Il buon Vittorio infatti ha descritto uomini e donne di Forza Italia, tutti miracolati da “Silvio”, in modo tale che riesce francamente difficile immaginare come un umano possa salvare quel partito e fargli recuperare, anche con un altro nome, i tantissimi voti perduti per strada, non importa se già passati a Matteo Renzi o a Matteo Salvini o a Beppe Grillo, o parcheggiati nella vastissima area degli astenuti. E Parisi, purtroppo per lui, è appunto un umano. Soltanto un umano.

Auguri a Parisi, comunque, anche da parte mia, pur nel dissenso dalla praticabilità, almeno nei tempi brevi da lui indicati, della sua proposta alternativa alla riforma costituzionale di Renzi: quella dell’elezione di un’Assemblea Costituente al posto di un Senato che, come ha osservato Marcello Pera, dovrebbe autosopprimersi dopo essersi salvato dal declassamento con una eventuale vittoria del no referendario di novembre. A meno che Parisi, naturalmente, non dica no alla riforma di Renzi per non far perdere la testa ai già troppo agitati Renato Brunetta e Paolo Romani, i capigruppo parlamentari forzisti, e non si auguri in cuor suo che vincano i sì.
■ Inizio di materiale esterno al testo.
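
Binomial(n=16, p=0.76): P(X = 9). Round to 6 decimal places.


P = C(n,k) * p^k * (1-p)^(n-k)
C(16,9) = 11440
p^k = 0.76^9 ≈ 0.08459064
(1-p)^(n-k) = 0.24^7 ≈ 0.00004586471
P = 11440 * 0.08459064 * 0.00004586471 ≈ 0.044384

0.044384


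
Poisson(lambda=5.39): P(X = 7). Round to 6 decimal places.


P = e^(-lam) * lam^k / k!
e^(-5.39) ≈ 0.004561973
lam^k = 5.39^7 ≈ 132166.489968
k! = 7! = 5040
P = 0.004561973 * 132166.489968 / 5040 ≈ 0.119631

0.119631


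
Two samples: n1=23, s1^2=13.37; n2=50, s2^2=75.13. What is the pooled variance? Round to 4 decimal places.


sp^2 = ((n1-1)*s1^2 + (n2-1)*s2^2)/(n1+n2-2)
(n1-1)*s1^2 = 22 * 13.37 = 294.14
(n2-1)*s2^2 = 49 * 75.13 = 3681.37
numerator = 294.14 + 3681.37 = 3975.51
n1+n2-2 = 71
sp^2 = 3975.51 / 71 = 397551/7100 ≈ 55.993099

55.9931


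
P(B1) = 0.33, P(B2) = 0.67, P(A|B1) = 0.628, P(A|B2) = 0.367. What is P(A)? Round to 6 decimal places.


P(A) = P(A|B1)*P(B1) + P(A|B2)*P(B2)
P(A|B1)*P(B1) = 0.628 * 0.33 = 0.20724
P(A|B2)*P(B2) = 0.367 * 0.67 = 0.24589
P(A) = 0.20724 + 0.24589 = 0.45313

0.453130


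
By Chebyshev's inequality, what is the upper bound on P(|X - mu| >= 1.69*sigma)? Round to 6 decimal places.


P <= 1/k^2
k^2 = 1.69^2 = 2.8561
1/k^2 = 1 / 2.8561 ≈ 0.35012780

0.350128


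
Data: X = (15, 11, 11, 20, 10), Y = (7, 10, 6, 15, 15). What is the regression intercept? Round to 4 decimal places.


a = ybar - b*xbar, where b = sum((xi-xbar)(yi-ybar)) / sum((xi-xbar)^2)
n = 5, xbar = 67/5 = 13.4, ybar = 53/5 = 10.6
Sxy = sum((xi-xbar)(yi-ybar)) = 20.8
Sxx = sum((xi-xbar)^2) = 69.2
b = Sxy / Sxx = 52/173 ≈ 0.300578
a = 10.6 - 0.300578 * 13.4 = 1137/173 ≈ 6.572254

6.5723


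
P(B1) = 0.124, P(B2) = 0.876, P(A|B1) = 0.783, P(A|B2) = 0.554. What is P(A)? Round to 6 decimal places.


P(A) = P(A|B1)*P(B1) + P(A|B2)*P(B2)
P(A|B1)*P(B1) = 0.783 * 0.124 = 0.097092
P(A|B2)*P(B2) = 0.554 * 0.876 = 0.485304
P(A) = 0.097092 + 0.485304 = 0.582396

0.582396


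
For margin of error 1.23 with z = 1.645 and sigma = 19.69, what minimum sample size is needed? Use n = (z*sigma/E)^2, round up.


z*sigma/E = 1.645 * 19.69 / 1.23 ≈ 26.333374
(z*sigma/E)^2 ≈ 693.446585
round up: n = 694

694


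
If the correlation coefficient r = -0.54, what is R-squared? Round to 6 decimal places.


R^2 = r^2 = (-0.54)^2 = 0.2916

0.291600


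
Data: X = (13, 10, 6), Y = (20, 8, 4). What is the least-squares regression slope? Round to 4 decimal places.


b = sum((xi-xbar)(yi-ybar)) / sum((xi-xbar)^2)
n = 3, xbar = 29/3 ≈ 9.666667, ybar = 32/3 ≈ 10.666667
Sxy = sum((xi-xbar)(yi-ybar)) = 164/3 ≈ 54.666667
Sxx = sum((xi-xbar)^2) = 74/3 ≈ 24.666667
b = Sxy / Sxx = 82/37 ≈ 2.216216

2.2162


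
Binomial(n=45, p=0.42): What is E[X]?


E[X] = n*p = 45 * 0.42 = 18.9

18.9


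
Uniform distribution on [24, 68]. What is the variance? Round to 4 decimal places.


Var = (b-a)^2 / 12
(b-a)^2 = (68 - 24)^2 = 1936
Var = 1936/12 ≈ 161.333333

161.3333


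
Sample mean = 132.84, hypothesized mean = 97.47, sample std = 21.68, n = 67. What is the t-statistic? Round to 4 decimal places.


t = (xbar - mu0) / (s/sqrt(n))
xbar - mu0 = 132.84 - 97.47 = 35.37
sqrt(67) ≈ 8.18535277
s/sqrt(n) = 21.68 / 8.18535277 ≈ 2.64863355
t = 35.37 / 2.64863355 ≈ 13.354056

13.3541


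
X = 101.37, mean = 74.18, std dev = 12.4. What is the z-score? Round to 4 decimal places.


z = (X - mu) / sigma
X - mu = 101.37 - 74.18 = 27.19
z = 27.19 / 12.4 = 2719/1240 ≈ 2.192742

2.1927


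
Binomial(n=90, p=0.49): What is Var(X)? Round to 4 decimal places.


Var = n*p*(1-p) = 90 * 0.49 * 0.51 = 22.491

22.4910


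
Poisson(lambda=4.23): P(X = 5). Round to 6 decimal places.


P = e^(-lam) * lam^k / k!
e^(-4.23) ≈ 0.01455239
lam^k = 4.23^5 ≈ 1354.259332
k! = 5! = 120
P = 0.01455239 * 1354.259332 / 120 ≈ 0.164231

0.164231


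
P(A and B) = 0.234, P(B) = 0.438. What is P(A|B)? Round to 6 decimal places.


P(A|B) = P(A and B) / P(B) = 0.234 / 0.438 = 39/73 ≈ 0.53424658

0.534247


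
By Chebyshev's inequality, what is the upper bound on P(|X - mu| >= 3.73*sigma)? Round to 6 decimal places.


P <= 1/k^2
k^2 = 3.73^2 = 13.9129
1/k^2 = 1 / 13.9129 ≈ 0.07187574

0.071876


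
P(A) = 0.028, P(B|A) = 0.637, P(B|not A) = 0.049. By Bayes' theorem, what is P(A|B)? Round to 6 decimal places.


P(A|B) = P(B|A)*P(A) / P(B), P(B) = P(B|A)*P(A) + P(B|not A)*P(not A)
P(B|A)*P(A) = 0.637 * 0.028 = 0.017836
P(B|not A)*P(not A) = 0.049 * 0.972 = 0.047628
P(B) = 0.017836 + 0.047628 = 0.065464
P(A|B) = 0.017836 / 0.065464 = 91/334 ≈ 0.27245509

0.272455


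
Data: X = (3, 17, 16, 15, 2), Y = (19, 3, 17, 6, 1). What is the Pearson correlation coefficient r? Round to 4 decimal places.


r = sum((xi-xbar)(yi-ybar)) / sqrt(sum((xi-xbar)^2) * sum((yi-ybar)^2))
n = 5, xbar = 53/5 = 10.6, ybar = 46/5 = 9.2
Sxy = sum((xi-xbar)(yi-ybar)) = -15.6
Sxx = sum((xi-xbar)^2) = 221.2
Syy = sum((yi-ybar)^2) = 272.8
sqrt(Sxx*Syy) ≈ 245.648855
r = Sxy / sqrt(Sxx*Syy) = -15.6 / 245.648855 ≈ -0.063505

-0.0635


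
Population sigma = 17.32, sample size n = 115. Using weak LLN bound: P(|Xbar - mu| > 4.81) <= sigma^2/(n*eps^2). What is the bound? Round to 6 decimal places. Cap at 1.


bound = min(1, sigma^2/(n*eps^2))
sigma^2 = 17.32^2 = 299.9824
n*eps^2 = 115 * 4.81^2 = 115 * 23.1361 = 2660.6515
sigma^2/(n*eps^2) = 299.9824 / 2660.6515 ≈ 0.11274772

0.112748


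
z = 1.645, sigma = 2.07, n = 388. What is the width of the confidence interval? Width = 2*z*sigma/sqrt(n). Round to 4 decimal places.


width = 2*z*sigma/sqrt(n)
2*z*sigma = 2 * 1.645 * 2.07 = 6.8103
sqrt(388) ≈ 19.697716
width = 6.8103 / 19.697716 ≈ 0.345741

0.3457


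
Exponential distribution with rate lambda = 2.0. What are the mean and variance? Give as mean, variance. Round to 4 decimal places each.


mean = 1/lam, var = 1/lam^2
mean = 1 / 2.0 = 0.5
lam^2 = 2.0^2 = 4
var = 1 / 4 = 0.25

0.5000, 0.2500


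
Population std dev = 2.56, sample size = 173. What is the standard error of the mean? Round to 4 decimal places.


SE = sigma / sqrt(n)
sqrt(173) ≈ 13.152946
SE = 2.56 / 13.152946 ≈ 0.194633

0.1946


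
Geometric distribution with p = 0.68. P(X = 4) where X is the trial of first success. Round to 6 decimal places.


P = (1-p)^(k-1) * p
(1-p)^(k-1) = 0.32^3 = 0.032768
P = 0.032768 * 0.68 = 0.02228224

0.022282


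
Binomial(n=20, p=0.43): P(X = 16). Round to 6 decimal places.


P = C(n,k) * p^k * (1-p)^(n-k)
C(20,16) = 4845
p^k = 0.43^16 ≈ 0.000001366140
(1-p)^(n-k) = 0.57^4 ≈ 0.1055600
P = 4845 * 0.000001366140 * 0.1055600 ≈ 0.000699

0.000699


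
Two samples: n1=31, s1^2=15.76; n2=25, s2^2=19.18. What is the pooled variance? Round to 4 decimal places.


sp^2 = ((n1-1)*s1^2 + (n2-1)*s2^2)/(n1+n2-2)
(n1-1)*s1^2 = 30 * 15.76 = 472.8
(n2-1)*s2^2 = 24 * 19.18 = 460.32
numerator = 472.8 + 460.32 = 933.12
n1+n2-2 = 54
sp^2 = 933.12 / 54 = 17.28

17.2800


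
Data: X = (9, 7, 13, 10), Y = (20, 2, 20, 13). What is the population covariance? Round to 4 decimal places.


Cov = (1/n)*sum((xi-xbar)(yi-ybar))
n = 4, xbar = 39/4 = 9.75, ybar = 55/4 = 13.75
sum((xi-xbar)(yi-ybar)) = 47.75
Cov = 47.75 / 4 = 11.9375

11.9375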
E’ ciò che del resto sospettano molti dei suoi avversari o antipatizzanti in quello che fu il centrodestra. Un sospetto peraltro esteso agli stessi, reconditi progetti di Berlusconi, visti gli umori non certo barricadieri, contro Renzi, dei suoi amici più stretti e familiari: per esempio, Fedele Confalonieri e Gianni Letta.